Jail inmates sue over medical care

Four inmates, angry about being denied basic medical care, personal-care supplies, legal reference materials and counseling, filed a lawsuit against Butte County Jail last week.

The suit consists of more than a hundred pages of handwritten papers alleging the rampant misuse of jail funds that are supposed to be spent on inmate welfare. It also charges that the jail’s grievance procedures are a sham, and that inmates are routinely bullied into silence about their complaints.

The inmates, William Price, Bradley Partlow, Daniel McIntyre and Mickey Glisson, are asking for damages amounting to $350,000 from each of 10 defendants, including Sheriff Scott Mackenzie, the five members of the Board of Supervisors, two correctional officers and two of the plaintiffs’ former lawyers. The suit also asks for a judge to appoint an ombudsman to review inmate grievances and for the county to correct “illegal, unfair and unsafe” conditions in the jail.

William Price, who wrote much of the complaint, was one of the inmates who in 1986 successfully sued the Butte County Jail, charging many of the same injustices to inmates. That suit resulted in a consent decree requiring some monitoring by an outside source, but Price contends that jail officials have “routinely, and as a matter of course” managed to skirt it.

In handwritten, sworn statements, all four of the inmates wrote that their basic medical needs were not met, that when they complained about the lack of prompt medical attention guards ignored or lost their complaints, and that much of the food provided to them was spoiled.

“When I have complained about this, I’m often told … ‘It’s all like that,'” Price wrote of the spoiled meals.

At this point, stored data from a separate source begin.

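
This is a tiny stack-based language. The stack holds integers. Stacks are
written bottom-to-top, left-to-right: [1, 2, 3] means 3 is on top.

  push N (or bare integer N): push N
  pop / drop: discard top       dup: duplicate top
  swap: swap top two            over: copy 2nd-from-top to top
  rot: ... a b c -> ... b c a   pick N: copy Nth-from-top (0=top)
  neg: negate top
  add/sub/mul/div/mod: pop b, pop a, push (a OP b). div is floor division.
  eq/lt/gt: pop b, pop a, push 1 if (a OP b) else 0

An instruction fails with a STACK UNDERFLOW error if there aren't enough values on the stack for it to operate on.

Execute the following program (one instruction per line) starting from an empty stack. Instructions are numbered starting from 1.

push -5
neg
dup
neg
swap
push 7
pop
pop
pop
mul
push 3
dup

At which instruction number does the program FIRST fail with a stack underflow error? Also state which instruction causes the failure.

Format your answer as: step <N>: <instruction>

Step 1 ('push -5'): stack = [-5], depth = 1
Step 2 ('neg'): stack = [5], depth = 1
Step 3 ('dup'): stack = [5, 5], depth = 2
Step 4 ('neg'): stack = [5, -5], depth = 2
Step 5 ('swap'): stack = [-5, 5], depth = 2
Step 6 ('push 7'): stack = [-5, 5, 7], depth = 3
Step 7 ('pop'): stack = [-5, 5], depth = 2
Step 8 ('pop'): stack = [-5], depth = 1
Step 9 ('pop'): stack = [], depth = 0
Step 10 ('mul'): needs 2 value(s) but depth is 0 — STACK UNDERFLOW

Answer: step 10: mul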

The inmates also complain that much of the jail’s Inmate Welfare Fund, which is funded by inmate purchases from the jail commissary and phone surcharges, is being misappropriated by Mackenzie and the jail staff. One by one, the inmates note that upwards of $83,000 from the fund was spent on jail office supplies, auto body repair, fencing and other administrative needs.

“That money is supposed to be for the education, welfare and benefit of us, but that’s not what it’s used for,” wrote McIntyre.

Jail Commander Capt. Dick Waugh noted that Mackenzie has full discretion on the spending of the Inmate Welfare Fund, and that “inmate welfare” is a term that can be broadly interpreted.

“There’s many ways to determine what inmate welfare is,” Waugh said. “… That’s something that’s been determined all over the state.”

Mackenzie could not be reached for comment.